DKIM uses PKI encryption, a technology that relies on two cryptographic keys, to sign the message. One of these keys is kept private by the signer, and the other one is published publicly in DNS. The public key is used by the receiving site to do its hash validation, and the s= and d= values in the DKIM-Signature header field tell the receiving site where in DNS to look for that public key.

The public key for the signer is always a DNS TXT record, and its location is always:

<selector_name>._domainkey.<signing_domain>

So, for our DKIM-Signature header field example here we’d find the public key at

20230601._domainkey.gmail.com

DKIM was developed after SPF, as an answer to some of the shortcomings of SPF. SPF is what’s known as a path-based authentication protocol, meaning that its authorization check depends on the path that a message took from its origination point to its destination. This means that SPF is prone to failure when mail takes an indirect path to its destination, as for example when it’s sent to an address that immediately forwards it to another domain. DKIM, on the other hand, is what’s known as a content-based authentication protocol. DKIM-signed messages can still pass authentication checks regardless of the path the message took; so long as the signed parts haven’t been altered, the message should pass.

Domain-based Message Authentication, Reporting, and Conformance (DMARC)

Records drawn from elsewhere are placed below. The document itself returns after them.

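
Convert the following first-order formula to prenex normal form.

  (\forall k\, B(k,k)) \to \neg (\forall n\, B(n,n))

Rewrite implications/biconditionals: A → B as ¬A ∨ B.
  \neg (\forall k\, B(k,k)) \lor \neg (\forall n\, B(n,n))
Move each ¬ inward, flipping quantifiers it crosses:
  (\exists k\, \neg B(k,k)) \lor (\exists n\, \neg B(n,n))
Finally move all quantifiers to the prefix:
  \exists k\, \exists n\, (\neg B(k,k) \lor \neg B(n,n))

\exists k\, \exists n\, (\neg B(k,k) \lor \neg B(n,n))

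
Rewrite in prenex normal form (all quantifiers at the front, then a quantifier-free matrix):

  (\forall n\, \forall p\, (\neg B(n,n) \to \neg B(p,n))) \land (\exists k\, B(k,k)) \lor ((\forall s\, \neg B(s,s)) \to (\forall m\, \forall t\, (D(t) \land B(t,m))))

First replace A → B with ¬A ∨ B.
  (\forall n\, \forall p\, (\neg \neg B(n,n) \lor \neg B(p,n))) \land (\exists k\, B(k,k)) \lor \neg (\forall s\, \neg B(s,s)) \lor (\forall m\, \forall t\, (D(t) \land B(t,m)))
Drive negations inward (¬∀x A ≡ ∃x ¬A, ¬∃x A ≡ ∀x ¬A, De Morgan for ∧/∨):
  (\forall n\, \forall p\, (B(n,n) \lor \neg B(p,n))) \land (\exists k\, B(k,k)) \lor (\exists s\, B(s,s)) \lor (\forall m\, \forall t\, (D(t) \land B(t,m)))
Pull the quantifiers to the front (each side's bound variable is not free in the other side):
  \forall n\, \forall p\, \exists k\, \exists s\, \forall m\, \forall t\, ((B(n,n) \lor \neg B(p,n)) \land B(k,k) \lor B(s,s) \lor D(t) \land B(t,m))

\forall n\, \forall p\, \exists k\, \exists s\, \forall m\, \forall t\, ((B(n,n) \lor \neg B(p,n)) \land B(k,k) \lor B(s,s) \lor D(t) \land B(t,m))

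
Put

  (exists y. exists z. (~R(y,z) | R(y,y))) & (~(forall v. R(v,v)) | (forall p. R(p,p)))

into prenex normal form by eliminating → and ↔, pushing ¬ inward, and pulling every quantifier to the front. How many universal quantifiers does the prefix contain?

1

Drive negations inward (¬∀x A ≡ ∃x ¬A, ¬∃x A ≡ ∀x ¬A, De Morgan for ∧/∨):
  (exists y. exists z. (~R(y,z) | R(y,y))) & ((exists v. ~R(v,v)) | (forall p. R(p,p)))
Pull the quantifiers to the front (each side's bound variable is not free in the other side):
  exists y. exists z. exists v. forall p. ((~R(y,z) | R(y,y)) & (~R(v,v) | R(p,p)))
The prefix is exists y exists z exists v forall p: 1 universal, 3 existential.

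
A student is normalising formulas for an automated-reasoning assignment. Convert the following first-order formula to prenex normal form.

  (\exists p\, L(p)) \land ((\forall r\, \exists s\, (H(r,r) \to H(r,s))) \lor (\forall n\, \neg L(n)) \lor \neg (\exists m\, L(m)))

\exists p\, \forall r\, \exists s\, \forall n\, \forall m\, (L(p) \land (\neg H(r,r) \lor H(r,s) \lor \neg L(n) \lor \neg L(m)))

Rewrite implications/biconditionals: A → B as ¬A ∨ B.
  (\exists p\, L(p)) \land ((\forall r\, \exists s\, (\neg H(r,r) \lor H(r,s))) \lor (\forall n\, \neg L(n)) \lor \neg (\exists m\, L(m)))
Push ¬ through the quantifiers and connectives to reach negation normal form:
  (\exists p\, L(p)) \land ((\forall r\, \exists s\, (\neg H(r,r) \lor H(r,s))) \lor (\forall n\, \neg L(n)) \lor (\forall m\, \neg L(m)))
All bound variables are already distinct, so no renaming is needed.
Extract every quantifier outward, since the variables are now distinct and don't occur free across branches:
  \exists p\, \forall r\, \exists s\, \forall n\, \forall m\, (L(p) \land (\neg H(r,r) \lor H(r,s) \lor \neg L(n) \lor \neg L(m)))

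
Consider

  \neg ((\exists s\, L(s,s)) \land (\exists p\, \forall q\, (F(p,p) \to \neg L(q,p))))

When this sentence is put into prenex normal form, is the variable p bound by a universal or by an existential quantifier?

universal

First replace A → B with ¬A ∨ B.
  \neg ((\exists s\, L(s,s)) \land (\exists p\, \forall q\, (\neg F(p,p) \lor \neg L(q,p))))
Push ¬ through the quantifiers and connectives to reach negation normal form:
  (\forall s\, \neg L(s,s)) \lor (\forall p\, \exists q\, (F(p,p) \land L(q,p)))
All bound variables are already distinct, so no renaming is needed.
Extract every quantifier outward, since the variables are now distinct and don't occur free across branches:
  \forall s\, \forall p\, \exists q\, (\neg L(s,s) \lor F(p,p) \land L(q,p))
The quantifier \exists p sits under an odd number of negations (counting the antecedent side of each →), so it flips to \forall p.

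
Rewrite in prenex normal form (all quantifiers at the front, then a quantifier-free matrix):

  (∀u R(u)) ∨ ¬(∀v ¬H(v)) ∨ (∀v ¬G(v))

Move each ¬ inward, flipping quantifiers it crosses:
  (∀u R(u)) ∨ (∃v H(v)) ∨ (∀v ¬G(v))
Standardize variables apart so no two quantifiers bind the same name: v↦a.
  (∀u R(u)) ∨ (∃v H(v)) ∨ (∀a ¬G(a))
Extract every quantifier outward, since the variables are now distinct and don't occur free across branches:
  ∀u ∃v ∀a (R(u) ∨ H(v) ∨ ¬G(a))

∀u ∃v ∀a (R(u) ∨ H(v) ∨ ¬G(a))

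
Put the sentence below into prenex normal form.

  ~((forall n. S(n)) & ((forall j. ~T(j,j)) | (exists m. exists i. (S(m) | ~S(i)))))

exists n. exists j. forall m. forall i. (~S(n) | T(j,j) & ~S(m) & S(i))

Move each ¬ inward, flipping quantifiers it crosses:
  (exists n. ~S(n)) | (exists j. T(j,j)) & (forall m. forall i. (~S(m) & S(i)))
Finally move all quantifiers to the prefix:
  exists n. exists j. forall m. forall i. (~S(n) | T(j,j) & ~S(m) & S(i))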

DMARC is an authentication mechanism to check whether or not a domain owner authorized use of its domain in the RFC5322.From header field of an email message. DMARC relies on the concept of “Domain Alignment”, where two domains are said to be in alignment either if they’re identical (a.k.a., “strict alignment”) or if they have the same “Organizational Domain” (a.k.a., “relaxed alignment”). A domain’s “Organizational Domain” is typically the domain name that was registered by an organization in order to establish a presence on the Internet; for example, “greenarrowemail.com” is one of GreenArrow’s Organizational Domains.

Domain owners participate in DMARC by publishing a DNS TXT record. That record can contain a number of tag-value pairs, but the two most important are one that allows the domain owner to request a level of treatment for mail using the domain and failing DMARC and one that specifies a mailbox for receiving regular reports from mailbox providers containing data about authentication results for their domain.

DMARC is not an authenticaton protocol per se; rather, it relies on DKIM and SPF authentication to determine if the RFC5322.From uses an authorized domain. In order for DMARC validation to pass, one of the following must be true:

The message must pass DKIM validation checks, and the DKIM signing domain (the d= domain in the DKIM-Signature header field) must be aligned with the RFC5322.From domain, OR
The message must pass SPF validation checks, and the RFC5321.MailFrom domain must be aligned with the RFC5322.From domain.